Peraiocynodon Temporal range: Middle Jurassic, 174.1–163.5 Ma PreꞒ Ꞓ O S D C P T J K Pg N

Scientific classification
- Kingdom: Animalia
- Phylum: Chordata
- Clade: Synapsida
- Clade: Therapsida
- Clade: Cynodontia
- Clade: Mammaliaformes
- Order: †Docodonta
- Family: †Docodontidae
- Genus: †Peraiocynodon Simpson, 1928
- Type species: †Peraiocynodon inexpectatus Simpson, 1928
- Species: †P. inexpectatus Simpson, 1928; †P. major Sigogneau-Russell, 2003;

= Peraiocynodon =

Extinct genus of mammaliaforms

Peraiocynodon is an extinct mammaliaform from the order Docodonta, found in the Middle Jurassic rocks of the United Kingdom. It is only known from isolated molar teeth found in the mammal bed at Kirtlington cement quarry in Oxfordshire, England (Forest Marble Formation).
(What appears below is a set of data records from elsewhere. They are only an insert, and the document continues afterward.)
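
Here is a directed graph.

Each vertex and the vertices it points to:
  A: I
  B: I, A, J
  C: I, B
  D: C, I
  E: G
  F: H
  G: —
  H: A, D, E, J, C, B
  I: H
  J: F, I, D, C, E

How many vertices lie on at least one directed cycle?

8

A vertex is on a directed cycle iff it belongs to a strongly connected component of size ≥ 2 (or has a self-loop).
The vertices on cycles are {A, B, C, D, F, H, I, J} — 8 in total.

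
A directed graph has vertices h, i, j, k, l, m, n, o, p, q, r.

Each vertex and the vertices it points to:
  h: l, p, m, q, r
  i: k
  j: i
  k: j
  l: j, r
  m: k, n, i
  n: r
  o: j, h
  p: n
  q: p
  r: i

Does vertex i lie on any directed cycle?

Yes

i is on a cycle iff i can reach itself via ≥1 edge.
i → k → j → i — yes.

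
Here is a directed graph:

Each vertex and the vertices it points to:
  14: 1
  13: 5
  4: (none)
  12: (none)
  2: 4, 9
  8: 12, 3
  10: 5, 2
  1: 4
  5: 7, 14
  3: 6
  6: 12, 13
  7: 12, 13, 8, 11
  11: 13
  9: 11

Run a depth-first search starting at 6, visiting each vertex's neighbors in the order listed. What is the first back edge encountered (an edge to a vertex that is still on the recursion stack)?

7->13

DFS from 6 (visiting each vertex's neighbors in the order listed); mark gray on enter, black on exit:
6 gray
  12 gray
  12 black
  13 gray
    5 gray
      7 gray
        7→12: 12 black — skip
        7→13: 13 is gray → back edge
First back edge: 7 → 13.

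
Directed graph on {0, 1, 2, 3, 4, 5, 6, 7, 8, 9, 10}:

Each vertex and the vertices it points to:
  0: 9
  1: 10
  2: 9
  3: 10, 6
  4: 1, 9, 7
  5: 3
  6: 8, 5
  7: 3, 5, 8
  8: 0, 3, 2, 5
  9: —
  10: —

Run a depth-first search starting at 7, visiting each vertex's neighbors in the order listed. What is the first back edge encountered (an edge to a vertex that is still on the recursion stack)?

DFS from 7 (visiting each vertex's neighbors in the order listed); mark gray on enter, black on exit:
7 gray
  3 gray
    10 gray
    10 black
    6 gray
      8 gray
        0 gray
          9 gray
          9 black
        0 black
        8→3: 3 is gray → back edge
First back edge: 8 → 3.

8→3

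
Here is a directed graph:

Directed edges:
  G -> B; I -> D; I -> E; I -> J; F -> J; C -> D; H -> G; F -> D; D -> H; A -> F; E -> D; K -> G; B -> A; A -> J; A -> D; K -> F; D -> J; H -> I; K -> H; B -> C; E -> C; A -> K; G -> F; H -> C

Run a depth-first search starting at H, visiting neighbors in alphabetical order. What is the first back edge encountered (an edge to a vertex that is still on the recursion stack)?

D->H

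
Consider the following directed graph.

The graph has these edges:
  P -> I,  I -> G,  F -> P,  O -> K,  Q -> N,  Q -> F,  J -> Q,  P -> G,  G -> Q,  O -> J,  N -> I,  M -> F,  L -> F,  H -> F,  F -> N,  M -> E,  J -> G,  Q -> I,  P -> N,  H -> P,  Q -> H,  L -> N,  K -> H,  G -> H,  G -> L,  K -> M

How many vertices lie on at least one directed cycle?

8

A vertex is on a directed cycle iff it belongs to a strongly connected component of size ≥ 2 (or has a self-loop).
The vertices on cycles are {F, G, H, I, L, N, P, Q} — 8 in total.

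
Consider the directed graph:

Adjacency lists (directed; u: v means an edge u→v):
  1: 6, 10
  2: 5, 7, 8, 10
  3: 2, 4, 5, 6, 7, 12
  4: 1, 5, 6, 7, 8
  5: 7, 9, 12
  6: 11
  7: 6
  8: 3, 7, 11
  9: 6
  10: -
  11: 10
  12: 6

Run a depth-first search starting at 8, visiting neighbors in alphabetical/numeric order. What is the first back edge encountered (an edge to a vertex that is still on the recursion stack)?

DFS from 8 (visiting neighbors in alphabetical/numeric order); mark gray on enter, black on exit:
8 gray
  3 gray
    2 gray
      5 gray
        7 gray
          6 gray
            11 gray
              10 gray
              10 black
            11 black
          6 black
        7 black
        9 gray
          9→6: 6 black — skip
        9 black
        12 gray
          12→6: 6 black — skip
        12 black
      5 black
      2→7: 7 black — skip
      2→8: 8 is gray → back edge
First back edge: 2 → 8.

2->8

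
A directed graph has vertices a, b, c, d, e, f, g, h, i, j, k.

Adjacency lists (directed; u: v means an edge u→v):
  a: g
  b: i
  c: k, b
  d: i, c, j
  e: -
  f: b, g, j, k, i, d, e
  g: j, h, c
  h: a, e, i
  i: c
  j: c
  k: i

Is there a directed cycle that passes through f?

No

f lies on a cycle iff there is a path from f back to itself.
Exploring from f, it never reaches itself; equivalently, its strongly connected component is a singleton.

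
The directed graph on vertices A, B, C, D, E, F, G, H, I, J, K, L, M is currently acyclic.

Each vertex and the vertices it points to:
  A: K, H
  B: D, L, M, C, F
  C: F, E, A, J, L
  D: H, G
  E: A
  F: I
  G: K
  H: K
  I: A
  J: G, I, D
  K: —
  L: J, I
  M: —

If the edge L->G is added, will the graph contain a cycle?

No

Adding L→G creates a cycle iff G can already reach L.
Explore from G: no path reaches L. The graph stays acyclic.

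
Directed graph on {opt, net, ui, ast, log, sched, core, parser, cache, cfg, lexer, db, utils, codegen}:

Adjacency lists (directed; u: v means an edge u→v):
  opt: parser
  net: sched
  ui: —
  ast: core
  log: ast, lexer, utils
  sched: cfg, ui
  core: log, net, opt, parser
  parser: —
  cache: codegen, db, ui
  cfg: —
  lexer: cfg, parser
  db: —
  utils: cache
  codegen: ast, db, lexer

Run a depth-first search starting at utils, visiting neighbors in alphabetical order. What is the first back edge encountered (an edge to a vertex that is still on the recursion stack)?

log→ast

DFS from utils (visiting neighbors in alphabetical order); mark gray on enter, black on exit:
utils gray
  cache gray
    codegen gray
      ast gray
        core gray
          log gray
            log→ast: ast is gray → back edge
First back edge: log → ast.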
Peraiocynodon was originally erected in 1928 with a single species named, but it was later considered to be a synonym of Docodon. However, in 2003, the genus was resurrected and a new species, P. major, was described based on new teeth found at Kirtington Cement Quarry in Oxfordshire. It remains uncertain whether one or both of these species of Peraiocynodon may be the deciduous teeth of another genus of docodontan, or whether they truly are separate species. In 2004, Alexander Averianov synonymised P. major with Krusatodon kirtlingtonensis.